Se il lavoro di ottimizzazione viene guidato da questa logica i frutti potranno tardare, ma sono convinto che una volta maturi, consolideranno gli obiettivi di marketing del sito.
Tematizzare una pagina per una singola parola chiave, creare un’infinità di contenuti in ogni variante per andare a coprire qualsiasi ricerca in quel settore è un approccio che ha funzionato e purtroppo continua a funzionare, ma nel breve periodo. Porterà invece risultati precari nel lungo: il sito sarà sempre oggetto di revisioni, di ri-ottimizzazioni multiple, che al posto di migliorare il focus del sito, finiranno per confondere i motori.
Oggi si parla di Semantic Search: per completezza e semplicità utilizziamo la definizione di Wikipedia e cerchiamo di capirne qualcosa in più.

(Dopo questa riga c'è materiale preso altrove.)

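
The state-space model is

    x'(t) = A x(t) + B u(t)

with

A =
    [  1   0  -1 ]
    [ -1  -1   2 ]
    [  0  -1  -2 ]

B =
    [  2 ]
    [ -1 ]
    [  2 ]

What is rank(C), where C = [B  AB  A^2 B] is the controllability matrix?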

La Semantic Search punta a migliorare l’accuratezza delle ricerche, attraverso la comprensione dell’intento dell’utente e il significato contestuale dei termini che appaiono nell’ambito della ricerca, sia sul Web che all’interno di un sistema chiuso, al fine di generare risultati più rilevanti.
Lungi dal voler approfondire la semantica applicata alle ricerche, quello che si percepisce è l’esigenza di abbracciare un approccio in grado di muoversi verso le intenzioni degli utenti. Intenzioni di ricerca che devono essere contestualizzate, che hanno bisogno di essere collocate in un background in grado di far capire ai motori le motivazioni alla base delle query degli utenti, e dove queste hanno intenzione di spingersi.
Se riusciamo a sposare una visione meno “keyword centrica”, riducendo per esempio la pretesa che una pagina debba “rankare” necessariamente su una keyword per poter dire di aver centrato l’obiettivo e a non pensare alla SEO come una scienza esatta fatta di nessi di causa ed effetto, forse siamo sulla strada giusta. Non si tratta quindi di abbandonare le keywords del tutto perché funzionano ancora, ma di utilizzarle come base per evolvere il sito in qualcosa dalle potenzialità nettamente superiori. É una strada fumosa, fatta di segnali che vengono a stento a galla, di tracce da seguire e di trappole da evitare. Ma è sicuramente la strada verso cui si stanno muovendo e si muoveranno nei prossimi anni tutti i motori di ricerca e che porterà a un evoluzione della SEO, per come la conosciamo.